Hard Seltzer Instructions

Step by Step instructions for brewing your own Hard Seltzer

This walk-thru is written for a 5 gallon batch of hard seltzer. We recommend reading through the first ten steps before beginning the process. You will need about 3 gallons of cold, chlorine-free water to use as a “top-up” after the 5 minute boil is complete, so you might want to get that prepared before beginning the process. If you have any questions, please don’t hesitate to call us at 847-816-7055.

Boiling and Cooling :

1. Fill your brew pot with approximately 2.5 gallons of water, and begin heating it.

2. Pour the 4 lb bag Dextrose (corn sugar) into the warm water as it comes up to a boil and stir until fully dissolved. 3. Bring the sugar-water mixture to a boil. Allow the mixture to boil for 5 minutes.

4. When 5 minutes is up, turn off the heat – the boil is now finished.

5. Now that the heat has been turned off, add the pouch of Propper Seltzer Nutrient and stir in until fully dissolved (about 5 minutes).

6. The mixture now needs to be cooled to about 85 degrees Fahrenheit (+- 7 degrees). This can be done a few different ways:

  • The easiest way is to have 3 gallons of cold, bottled water ready to go. It’s important to use either bottled water or have pre-boiled tap water ready at the end of the boil. Most tap water has some amount of chlorine in it and the chorine can negatively affect the flavor of the seltzer. You can get rid of the chlorine by pre-boiling your tap water ahead of time, so it’s up to you if you want to spend the extra time pre-boiling water or just purchase a few gallons of spring water for this purpose.
  • An immersion chiller. If you already have one of these for brewing, feel free to use it as you normally would with beer.
  • An ice bath. This is the most time-consuming method of chilling. Essentially, you place your pot with the hot sugar/water mixture into your sink and pour ice around it along with a bit of cold water.
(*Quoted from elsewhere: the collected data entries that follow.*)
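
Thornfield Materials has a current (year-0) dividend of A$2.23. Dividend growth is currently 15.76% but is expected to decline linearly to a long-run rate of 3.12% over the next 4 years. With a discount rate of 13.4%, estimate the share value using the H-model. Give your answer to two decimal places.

H-model: P₀ = D₀[(1+g_L) + H(g_S−g_L)]/(r−g_L), with H = 4/2 = 2.
P₀ = 2.23 × [(1+0.0312) + 2×(0.1576−0.0312)] / (0.134−0.0312)
   = 2.23 × 1.2840 / 0.1028 = 27.8533

A$27.85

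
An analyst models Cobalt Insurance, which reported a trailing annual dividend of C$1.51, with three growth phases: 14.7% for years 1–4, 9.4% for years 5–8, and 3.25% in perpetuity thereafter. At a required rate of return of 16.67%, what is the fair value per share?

C$19.00

Three-stage DDM. Project D₁…D_8; terminal Gordon value at t=8 with g = 0.0325; discount at r = 0.1667.
D_1 = 1.7320
D_2 = 1.9866
D_3 = 2.2786
D_4 = 2.6135
D_5 = 2.8592
D_6 = 3.1280
D_7 = 3.4220
D_8 = 3.7437
TV_8 = 3.8654/(0.1667−0.0325) = 28.8030
P₀ = Σ Dₜ/(1+r)ᵗ + TV_8/(1+r)^8 = 18.9957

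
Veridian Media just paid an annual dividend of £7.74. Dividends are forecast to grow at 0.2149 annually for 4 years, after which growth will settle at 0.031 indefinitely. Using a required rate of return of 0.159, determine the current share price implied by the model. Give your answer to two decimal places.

Two-stage DDM. Project D₁…D_4 at 0.2149, terminal growth 0.031, discount at r = 0.159.
D_1 = 9.4033
D_2 = 11.4241
D_3 = 13.8791
D_4 = 16.8618
Terminal value at t=4: TV = D_5/(r−g) = 17.3845/(0.159−0.031) = 135.8163
P₀ = 9.4033/(1+0.159)^1 + 11.4241/(1+0.159)^2 + 13.8791/(1+0.159)^3 + 16.8618/(1+0.159)^4 + 135.8163/(1+0.159)^4 = 110.1469

£110.15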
7. Assuming your top-up water is cold, you should be able to mix the 2.5 gallons of hot sugar/water mixture and 2.5 gallons of cold top-up water to achieve a temperature of around 85F. The goal is to have 5 gallons total right around that 85F mark.

8. Before adding the package of yeast, you want to aerate the sugar/water mixture by shaking it vigorously for a few minutes. Place the lid on your fermenter and shake to introduce as much oxygen as possible for about 5 minutes, or however long you can handle.

9. Now that the mixture is cooled to around 85F and aerated, we can now add the package of yeast. Sanitize some scissors, shake up the pack of yeast, cut it open and dump it into the sugar/water mixture.

Ferment your Seltzer!

10. Allow the mixture to ferment in a warmer corner of the house for at least 1 week.

  1. Check the specific gravity of the seltzer after a week. It should be somewhere in the .996-1.000 range. If it is in that range, it is now safe to bottle. If not, try to warm the fermenter up and gently swirl the bucket/carboy to encourage the yeast to keep working. Bottling procedure is the same as with beer, if you have questions about the bottling process, give us a call or check the FAQ section on our website. In our experience, the entire 4 oz bottle of flavoring gives a nice level of fruit flavor without being overpowering. If you wish to add more, you can do so but our kits only include one jar of flavoring. Feel free to get creative here and mix up some fruit flavors.
Get Additional Flavorings here!
  1. Once bottled, let bottles rest at room temperature for at least 2 weeks. We have had many reports of seltzer taking longer to bottle condition compared to beer. In some cases, it may take 3-4 weeks to reach carbonation. Kegging your seltzer will greatly cut down on this time and also allow for more precise carbonation levels.